DOI: 10.1615/InterJFluidMechRes.v43.i5-6.30
pages 390-403

Scaling Laws and Thermodynamic Analysis for Vascular Branching of Microvessels

Antonio Ferreira Miguel
Department of Physics, School of Sciences and Technology, University of Evora, Institute of Earth Sciences (ICT) Pole of Evora, Portugal


When blood flows through small vessels, the two-phase nature of blood as a suspension of red cells (erythrocytes) in plasma cannot be neglected, and with decreasing vessel size, a homogeneous continuum model become less adequate in describing blood flow. Following the Haynes' marginal zone theory, and viewing the flow as the result of concentric laminae of fluid moving axially, the present work provides models for fluid flow in dichotomous branching composed by larger and smaller vessels, respectively. Expressions for the branching sizes of parent and daughter vessels, that provides easier flow access, are obtained by means of a constrained optimization approach using the Lagrange multipliers. This study shows that when blood behaves as a Newtonian fluid, Hess − Murray law that states that the daughters-to-parent diameter ratio must equal to 2−1/3 is valid.
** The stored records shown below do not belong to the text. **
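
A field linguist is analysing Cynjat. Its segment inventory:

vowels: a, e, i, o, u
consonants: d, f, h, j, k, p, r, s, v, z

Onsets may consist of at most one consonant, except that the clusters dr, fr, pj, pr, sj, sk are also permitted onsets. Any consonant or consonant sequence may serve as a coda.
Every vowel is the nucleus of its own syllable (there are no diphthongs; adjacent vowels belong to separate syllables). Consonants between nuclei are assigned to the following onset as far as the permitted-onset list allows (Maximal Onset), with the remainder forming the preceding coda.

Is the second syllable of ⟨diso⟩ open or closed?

open

The vowels are i, o — 2 nuclei, so 2 syllables.
V1 /i/ – V2 /o/: just /s/ — single C goes to the following onset.
Result: di.so.
Syllable 2 is /so/; it ends in its nucleus with no coda, so it is open.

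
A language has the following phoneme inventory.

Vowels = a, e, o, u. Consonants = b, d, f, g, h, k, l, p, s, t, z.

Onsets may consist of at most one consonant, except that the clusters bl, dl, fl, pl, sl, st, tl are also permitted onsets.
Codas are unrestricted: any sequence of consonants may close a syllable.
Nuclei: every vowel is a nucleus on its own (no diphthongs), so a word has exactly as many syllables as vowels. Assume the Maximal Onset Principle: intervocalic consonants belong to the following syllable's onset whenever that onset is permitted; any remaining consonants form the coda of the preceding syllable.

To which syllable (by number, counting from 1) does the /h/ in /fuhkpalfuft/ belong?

Nuclei (vowels): u, a, u → 3 syllables.
Between /u/ (V1) and /a/ (V2): /hkp/ — longest licit onset from the right is /p/, leaving /hk/ as coda.
Between /a/ (V2) and /u/ (V3): cluster /lf/ — the longest permitted-onset suffix is /f/; onset = /f/, preceding coda = /l/.
Syllabification: fuhk.pal.fuft.
The /h/ is in the coda of syllable 1 (/fuhk/).

1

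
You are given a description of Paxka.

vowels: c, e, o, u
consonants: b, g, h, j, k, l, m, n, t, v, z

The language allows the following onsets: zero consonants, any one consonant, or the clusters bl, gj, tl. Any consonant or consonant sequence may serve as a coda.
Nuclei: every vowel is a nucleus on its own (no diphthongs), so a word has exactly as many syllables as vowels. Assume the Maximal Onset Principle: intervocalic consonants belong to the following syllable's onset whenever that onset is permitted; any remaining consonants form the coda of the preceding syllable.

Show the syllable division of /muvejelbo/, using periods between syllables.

Vowels present: u, e, e, o; each is a nucleus, giving 4 syllables.
Between /u/ (V1) and /e/ (V2): /v/ → onset of the next syllable (single consonants are always licit onsets).
Between /e/ (V2) and /e/ (V3): /j/ is a single consonant, so it becomes the next onset.
Between /e/ (V3) and /o/ (V4): cluster /lb/ — the longest permitted-onset suffix is /b/; onset = /b/, preceding coda = /l/.

mu.ve.jel.bo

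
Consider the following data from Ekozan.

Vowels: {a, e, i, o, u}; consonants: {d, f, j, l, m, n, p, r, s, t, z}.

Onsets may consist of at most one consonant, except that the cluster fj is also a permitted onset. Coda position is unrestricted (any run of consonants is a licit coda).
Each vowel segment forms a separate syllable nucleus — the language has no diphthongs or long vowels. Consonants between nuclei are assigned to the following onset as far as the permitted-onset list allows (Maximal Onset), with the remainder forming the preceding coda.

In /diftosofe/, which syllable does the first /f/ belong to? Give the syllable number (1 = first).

Vowels present: i, o, o, e; each is a nucleus, giving 4 syllables.
V1 /i/ – V2 /o/: /ft/ splits as /f/ + /t/ (/t/ is the longest suffix that is a licit onset).
V2 /o/ – V3 /o/: /s/ → onset of the next syllable (single consonants are always licit onsets).
V3 /o/ – V4 /e/: /f/ → onset of the next syllable (single consonants are always licit onsets).
Result: dif.to.so.fe.
The first /f/ is in the coda of syllable 1 (/dif/).

1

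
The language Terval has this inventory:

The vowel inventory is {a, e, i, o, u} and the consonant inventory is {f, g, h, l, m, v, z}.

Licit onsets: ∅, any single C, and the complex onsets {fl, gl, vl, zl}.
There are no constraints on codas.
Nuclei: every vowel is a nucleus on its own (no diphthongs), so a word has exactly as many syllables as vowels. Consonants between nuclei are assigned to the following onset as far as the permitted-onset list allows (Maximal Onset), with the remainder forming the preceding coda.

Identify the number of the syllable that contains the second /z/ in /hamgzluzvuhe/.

2

Nuclei (vowels): a, u, u, e → 4 syllables.
V1 /a/ – V2 /u/: /mgzl/; trying suffixes from longest down, /zl/ is the first permitted one, so coda /mg/ | onset /zl/.
V2 /u/ – V3 /u/: /zv/ — longest licit onset from the right is /v/, leaving /z/ as coda.
V3 /u/ – V4 /e/: /h/ → onset of the next syllable (single consonants are always licit onsets).
Putting it together: hamg.zluz.vu.he.
The second /z/ is in the coda of syllable 2 (/zluz/).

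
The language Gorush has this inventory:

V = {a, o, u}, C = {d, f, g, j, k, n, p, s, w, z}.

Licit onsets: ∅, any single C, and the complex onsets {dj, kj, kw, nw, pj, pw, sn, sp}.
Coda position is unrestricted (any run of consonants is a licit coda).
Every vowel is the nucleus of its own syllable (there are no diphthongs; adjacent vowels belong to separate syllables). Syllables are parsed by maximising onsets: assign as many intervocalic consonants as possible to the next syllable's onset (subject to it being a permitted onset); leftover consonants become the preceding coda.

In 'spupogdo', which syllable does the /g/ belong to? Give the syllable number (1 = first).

Vowels present: u, o, o; each is a nucleus, giving 3 syllables.
Between /u/ (V1) and /o/ (V2): /p/ → onset of the next syllable (single consonants are always licit onsets).
Between /o/ (V2) and /o/ (V3): /gd/ splits as /g/ + /d/ (/d/ is the longest suffix that is a licit onset).
So the parse is spu.pog.do.
The /g/ is in the coda of syllable 2 (/pog/).

2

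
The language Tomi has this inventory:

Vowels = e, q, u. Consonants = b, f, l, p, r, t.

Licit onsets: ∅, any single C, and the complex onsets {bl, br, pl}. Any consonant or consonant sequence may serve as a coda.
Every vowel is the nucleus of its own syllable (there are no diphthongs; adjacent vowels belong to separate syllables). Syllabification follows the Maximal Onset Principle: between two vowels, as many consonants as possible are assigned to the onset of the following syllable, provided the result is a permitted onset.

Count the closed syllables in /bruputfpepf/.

The vowels are u, u, e — 3 nuclei, so 3 syllables.
σ1/σ2 boundary: /p/ → onset of the next syllable (single consonants are always licit onsets).
σ2/σ3 boundary: /tfp/ — longest licit onset from the right is /p/, leaving /tf/ as coda.
Result: bru.putf.pepf.
Classifying each syllable: /bru/ (open), /putf/ (closed), /pepf/ (closed).
Closed syllables: 2.

2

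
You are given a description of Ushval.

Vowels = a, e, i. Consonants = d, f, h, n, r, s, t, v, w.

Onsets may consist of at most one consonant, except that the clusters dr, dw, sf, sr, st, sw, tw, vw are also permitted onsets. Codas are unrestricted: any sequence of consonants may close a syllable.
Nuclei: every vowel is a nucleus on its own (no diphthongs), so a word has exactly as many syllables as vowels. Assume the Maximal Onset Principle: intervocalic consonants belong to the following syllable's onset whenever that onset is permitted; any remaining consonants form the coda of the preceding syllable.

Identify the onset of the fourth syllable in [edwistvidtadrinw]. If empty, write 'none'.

Vowels present: e, i, i, a, i; each is a nucleus, giving 5 syllables.
Between /e/ (V1) and /i/ (V2): cluster /dw/ — /dw/ is itself a permitted onset, so the whole cluster goes right; preceding coda = ∅.
Between /i/ (V2) and /i/ (V3): /stv/ splits as /st/ + /v/ (/v/ is the longest suffix that is a licit onset).
Between /i/ (V3) and /a/ (V4): /dt/; trying suffixes from longest down, /t/ is the first permitted one, so coda /d/ | onset /t/.
Between /a/ (V4) and /i/ (V5): /dr/ — entire cluster is a permitted onset → onset /dr/, coda ∅.
Putting it together: e.dwist.vid.ta.drinw.
Syllable 4 is /ta/: onset /t/, nucleus /a/, coda ∅.

t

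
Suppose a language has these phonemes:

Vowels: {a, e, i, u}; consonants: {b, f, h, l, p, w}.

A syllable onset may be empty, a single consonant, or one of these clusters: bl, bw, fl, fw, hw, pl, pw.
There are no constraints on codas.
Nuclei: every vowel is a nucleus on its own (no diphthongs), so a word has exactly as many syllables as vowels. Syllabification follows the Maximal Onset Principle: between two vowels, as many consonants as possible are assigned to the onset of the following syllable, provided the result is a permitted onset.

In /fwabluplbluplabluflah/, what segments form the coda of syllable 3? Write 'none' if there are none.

none

Vowels present: a, u, u, a, u, a; each is a nucleus, giving 6 syllables.
Between /a/ (V1) and /u/ (V2): /bl/ is a licit onset in full, so it all attaches to the next syllable.
Between /u/ (V2) and /u/ (V3): /plbl/ splits as /pl/ + /bl/ (/bl/ is the longest suffix that is a licit onset).
Between /u/ (V3) and /a/ (V4): cluster /pl/ — /pl/ is itself a permitted onset, so the whole cluster goes right; preceding coda = ∅.
Between /a/ (V4) and /u/ (V5): /bl/ — entire cluster is a permitted onset → onset /bl/, coda ∅.
Between /u/ (V5) and /a/ (V6): /fl/ is a licit onset in full, so it all attaches to the next syllable.
Putting it together: fwa.blupl.blu.pla.blu.flah.
Syllable 3 is /blu/: onset /bl/, nucleus /u/, coda ∅.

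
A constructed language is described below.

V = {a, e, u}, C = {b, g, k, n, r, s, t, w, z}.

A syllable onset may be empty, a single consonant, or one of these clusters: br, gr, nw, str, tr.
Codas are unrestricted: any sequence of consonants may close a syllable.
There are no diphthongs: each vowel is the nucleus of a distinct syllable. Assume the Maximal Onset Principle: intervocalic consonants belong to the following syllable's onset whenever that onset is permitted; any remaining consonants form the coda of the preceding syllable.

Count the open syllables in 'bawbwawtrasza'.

Vowels present: a, a, a, a; each is a nucleus, giving 4 syllables.
/a…a/ gap (V1→V2): cluster /wbw/ — the longest permitted-onset suffix is /w/; onset = /w/, preceding coda = /wb/.
/a…a/ gap (V2→V3): /wtr/ splits as /w/ + /tr/ (/tr/ is the longest suffix that is a licit onset).
/a…a/ gap (V3→V4): cluster /sz/ — the longest permitted-onset suffix is /z/; onset = /z/, preceding coda = /s/.
So the parse is bawb.waw.tras.za.
Classifying each syllable: /bawb/ (closed), /waw/ (closed), /tras/ (closed), /za/ (open).
Open syllables: 1.

1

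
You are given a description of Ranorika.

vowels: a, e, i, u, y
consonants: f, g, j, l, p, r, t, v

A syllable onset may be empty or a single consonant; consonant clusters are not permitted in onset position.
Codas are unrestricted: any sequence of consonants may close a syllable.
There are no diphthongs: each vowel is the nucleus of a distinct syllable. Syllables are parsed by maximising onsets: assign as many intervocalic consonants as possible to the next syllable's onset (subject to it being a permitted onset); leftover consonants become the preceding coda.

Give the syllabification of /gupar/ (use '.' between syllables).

Vowels present: u, a; each is a nucleus, giving 2 syllables.
V1 /u/ – V2 /a/: just /p/ — single C goes to the following onset.

gu.par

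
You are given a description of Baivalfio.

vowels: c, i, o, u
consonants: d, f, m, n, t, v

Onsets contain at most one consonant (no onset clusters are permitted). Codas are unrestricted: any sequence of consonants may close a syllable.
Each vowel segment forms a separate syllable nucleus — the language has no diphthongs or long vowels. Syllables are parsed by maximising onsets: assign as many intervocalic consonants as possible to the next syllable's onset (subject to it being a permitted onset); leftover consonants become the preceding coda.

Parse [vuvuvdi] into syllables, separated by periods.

The vowels are u, u, i — 3 nuclei, so 3 syllables.
/u…u/ gap (V1→V2): just /v/ — single C goes to the following onset.
/u…i/ gap (V2→V3): /vd/ — longest licit onset from the right is /d/, leaving /v/ as coda.

vu.vuv.di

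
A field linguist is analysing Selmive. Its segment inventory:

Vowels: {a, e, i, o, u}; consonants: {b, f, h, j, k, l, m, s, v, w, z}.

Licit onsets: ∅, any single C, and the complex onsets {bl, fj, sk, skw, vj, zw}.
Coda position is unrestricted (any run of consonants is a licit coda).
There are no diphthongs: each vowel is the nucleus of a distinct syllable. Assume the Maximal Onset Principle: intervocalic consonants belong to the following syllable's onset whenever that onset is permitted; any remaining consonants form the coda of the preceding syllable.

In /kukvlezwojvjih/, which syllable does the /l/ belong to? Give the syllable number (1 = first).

The vowels are u, e, o, i — 4 nuclei, so 4 syllables.
/u…e/ gap (V1→V2): /kvl/ — longest licit onset from the right is /l/, leaving /kv/ as coda.
/e…o/ gap (V2→V3): cluster /zw/ — /zw/ is itself a permitted onset, so the whole cluster goes right; preceding coda = ∅.
/o…i/ gap (V3→V4): /jvj/; trying suffixes from longest down, /vj/ is the first permitted one, so coda /j/ | onset /vj/.
So the parse is kukv.le.zwoj.vjih.
The /l/ is in the onset of syllable 2 (/le/).

2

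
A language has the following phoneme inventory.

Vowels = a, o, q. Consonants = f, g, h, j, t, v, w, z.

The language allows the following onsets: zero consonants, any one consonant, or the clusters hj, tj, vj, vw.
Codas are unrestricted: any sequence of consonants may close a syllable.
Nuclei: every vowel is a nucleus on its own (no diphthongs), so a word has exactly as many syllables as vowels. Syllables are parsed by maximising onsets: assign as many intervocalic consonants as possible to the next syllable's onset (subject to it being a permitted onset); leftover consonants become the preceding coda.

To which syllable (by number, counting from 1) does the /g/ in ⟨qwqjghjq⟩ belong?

2

Nuclei (vowels): q, q, q → 3 syllables.
/q…q/ gap (V1→V2): just /w/ — single C goes to the following onset.
/q…q/ gap (V2→V3): cluster /jghj/ — the longest permitted-onset suffix is /hj/; onset = /hj/, preceding coda = /jg/.
Result: q.wqjg.hjq.
The /g/ is in the coda of syllable 2 (/wqjg/).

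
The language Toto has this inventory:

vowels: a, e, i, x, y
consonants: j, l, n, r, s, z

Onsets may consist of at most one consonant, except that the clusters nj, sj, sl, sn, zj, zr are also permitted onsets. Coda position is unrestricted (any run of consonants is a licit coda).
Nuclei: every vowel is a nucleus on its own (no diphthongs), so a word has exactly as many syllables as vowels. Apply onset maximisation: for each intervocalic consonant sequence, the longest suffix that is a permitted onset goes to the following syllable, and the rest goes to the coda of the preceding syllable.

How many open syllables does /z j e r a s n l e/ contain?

The vowels are e, a, e — 3 nuclei, so 3 syllables.
/e…a/ gap (V1→V2): just /r/ — single C goes to the following onset.
/a…e/ gap (V2→V3): cluster /snl/ — the longest permitted-onset suffix is /l/; onset = /l/, preceding coda = /sn/.
Putting it together: zje.rasn.le.
Classifying each syllable: /zje/ (open), /rasn/ (closed), /le/ (open).
Open syllables: 2.

2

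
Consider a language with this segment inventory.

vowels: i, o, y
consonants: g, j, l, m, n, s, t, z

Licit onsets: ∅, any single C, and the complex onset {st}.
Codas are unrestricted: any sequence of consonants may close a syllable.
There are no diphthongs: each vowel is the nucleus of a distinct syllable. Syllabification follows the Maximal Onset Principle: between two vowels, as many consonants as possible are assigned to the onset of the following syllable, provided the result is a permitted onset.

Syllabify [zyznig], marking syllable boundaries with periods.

zyz.nig

The vowels are y, i — 2 nuclei, so 2 syllables.
Between /y/ (V1) and /i/ (V2): cluster /zn/ — the longest permitted-onset suffix is /n/; onset = /n/, preceding coda = /z/.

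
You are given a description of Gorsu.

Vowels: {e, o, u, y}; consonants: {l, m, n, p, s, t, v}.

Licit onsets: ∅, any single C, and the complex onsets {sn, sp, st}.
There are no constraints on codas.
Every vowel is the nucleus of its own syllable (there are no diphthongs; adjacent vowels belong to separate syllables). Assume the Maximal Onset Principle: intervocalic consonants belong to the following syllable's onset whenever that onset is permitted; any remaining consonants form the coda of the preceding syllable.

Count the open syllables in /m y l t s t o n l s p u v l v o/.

1

The vowels are y, o, u, o — 4 nuclei, so 4 syllables.
/y…o/ gap (V1→V2): /ltst/ — longest licit onset from the right is /st/, leaving /lt/ as coda.
/o…u/ gap (V2→V3): /nlsp/ — longest licit onset from the right is /sp/, leaving /nl/ as coda.
/u…o/ gap (V3→V4): /vlv/; trying suffixes from longest down, /v/ is the first permitted one, so coda /vl/ | onset /v/.
Result: mylt.stonl.spuvl.vo.
Classifying each syllable: /mylt/ (closed), /stonl/ (closed), /spuvl/ (closed), /vo/ (open).
Open syllables: 1.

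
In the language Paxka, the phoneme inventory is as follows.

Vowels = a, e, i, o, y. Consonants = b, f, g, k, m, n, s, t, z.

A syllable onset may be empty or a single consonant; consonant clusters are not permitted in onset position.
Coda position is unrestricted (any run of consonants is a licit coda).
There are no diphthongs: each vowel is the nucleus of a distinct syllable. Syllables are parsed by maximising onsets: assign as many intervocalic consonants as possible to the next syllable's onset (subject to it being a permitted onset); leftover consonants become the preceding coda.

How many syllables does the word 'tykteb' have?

Vowels present: y, e; each is a nucleus, giving 2 syllables.

2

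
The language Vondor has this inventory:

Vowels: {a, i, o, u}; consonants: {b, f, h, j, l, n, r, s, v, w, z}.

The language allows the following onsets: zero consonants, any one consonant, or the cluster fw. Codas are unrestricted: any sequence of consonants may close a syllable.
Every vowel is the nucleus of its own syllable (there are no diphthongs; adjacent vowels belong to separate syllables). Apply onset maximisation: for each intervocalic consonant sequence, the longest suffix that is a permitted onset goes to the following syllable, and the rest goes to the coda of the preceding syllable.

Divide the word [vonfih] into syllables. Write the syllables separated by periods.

The vowels are o, i — 2 nuclei, so 2 syllables.
V1 /o/ – V2 /i/: cluster /nf/ — the longest permitted-onset suffix is /f/; onset = /f/, preceding coda = /n/.

von.fih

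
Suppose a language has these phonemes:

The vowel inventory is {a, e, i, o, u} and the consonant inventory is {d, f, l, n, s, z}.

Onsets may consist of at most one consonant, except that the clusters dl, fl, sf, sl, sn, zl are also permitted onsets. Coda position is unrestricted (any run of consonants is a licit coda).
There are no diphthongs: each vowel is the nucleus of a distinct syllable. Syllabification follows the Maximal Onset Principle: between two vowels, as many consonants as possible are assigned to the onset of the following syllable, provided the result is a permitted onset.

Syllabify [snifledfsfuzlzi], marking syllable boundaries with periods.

sni.fledf.sfuzl.zi

Vowels present: i, e, u, i; each is a nucleus, giving 4 syllables.
Between /i/ (V1) and /e/ (V2): /fl/ is a licit onset in full, so it all attaches to the next syllable.
Between /e/ (V2) and /u/ (V3): cluster /dfsf/ — the longest permitted-onset suffix is /sf/; onset = /sf/, preceding coda = /df/.
Between /u/ (V3) and /i/ (V4): /zlz/ — longest licit onset from the right is /z/, leaving /zl/ as coda.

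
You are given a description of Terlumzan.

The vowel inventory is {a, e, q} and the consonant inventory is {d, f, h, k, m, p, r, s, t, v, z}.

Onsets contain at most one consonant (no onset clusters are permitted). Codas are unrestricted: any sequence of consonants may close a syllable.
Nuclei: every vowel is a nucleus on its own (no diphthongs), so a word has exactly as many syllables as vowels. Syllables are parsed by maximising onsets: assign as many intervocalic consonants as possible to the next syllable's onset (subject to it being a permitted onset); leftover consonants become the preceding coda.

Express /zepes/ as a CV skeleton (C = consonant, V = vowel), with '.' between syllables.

CV.CVC

Nuclei (vowels): e, e → 2 syllables.
/e…e/ gap (V1→V2): just /p/ — single C goes to the following onset.
Putting it together: ze.pes.
Mapping each syllable to C/V: /ze/ → CV, /pes/ → CVC.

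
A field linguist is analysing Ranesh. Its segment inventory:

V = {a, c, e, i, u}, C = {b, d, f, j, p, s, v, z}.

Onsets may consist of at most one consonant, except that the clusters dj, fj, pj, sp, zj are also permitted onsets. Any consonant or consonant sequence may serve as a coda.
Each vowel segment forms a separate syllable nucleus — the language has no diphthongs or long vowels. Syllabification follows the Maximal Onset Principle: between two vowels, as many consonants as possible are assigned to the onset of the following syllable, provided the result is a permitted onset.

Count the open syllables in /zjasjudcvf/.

1

Nuclei (vowels): a, u, c → 3 syllables.
V1 /a/ – V2 /u/: cluster /sj/ — the longest permitted-onset suffix is /j/; onset = /j/, preceding coda = /s/.
V2 /u/ – V3 /c/: /d/ → onset of the next syllable (single consonants are always licit onsets).
So the parse is zjas.ju.dcvf.
Classifying each syllable: /zjas/ (closed), /ju/ (open), /dcvf/ (closed).
Open syllables: 1.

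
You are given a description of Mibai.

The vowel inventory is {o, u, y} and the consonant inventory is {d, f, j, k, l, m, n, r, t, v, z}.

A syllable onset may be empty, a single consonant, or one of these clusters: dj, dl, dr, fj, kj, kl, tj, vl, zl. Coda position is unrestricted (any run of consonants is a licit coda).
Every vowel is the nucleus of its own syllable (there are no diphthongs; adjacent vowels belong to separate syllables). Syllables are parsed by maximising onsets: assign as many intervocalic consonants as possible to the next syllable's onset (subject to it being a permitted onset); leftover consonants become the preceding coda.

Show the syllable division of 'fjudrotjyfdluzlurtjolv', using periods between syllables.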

However, when the nature of blood as a suspension becomes important, the expression for optimum branching diameters of vessels is dependent on the separation phase lengths. It is also shown that the same effect occurs for the relative lengths of daughters and parent vessels. For smaller vessels (e. g., arterioles and capillaries), it is found that the daughters-to-parent diameter ratio may varies from 0.741 to 0.849, and the daughters-to-parent length ratio varies from 0.260 to 2.42. For larger vessels (e. g., arteries), the daughters-to-parent diameter ratio and the daughters-to-parent length ratio range from 0.458 to 0.819, and from 0.100 to 6.27, respectively. In this paper, it is also demonstrated that the entropy generated when blood behaves as a single phase fluid (i. e., continuum viscous fluid) is greater than the entropy generated when the nature of blood as a suspension becomes important. Another important finding is that the manifestation of the particulate nature of blood in small vessels reduces entropy generation due to fluid friction, thereby maintaining the flow through dichotomous branching vessels at a relatively lower cost.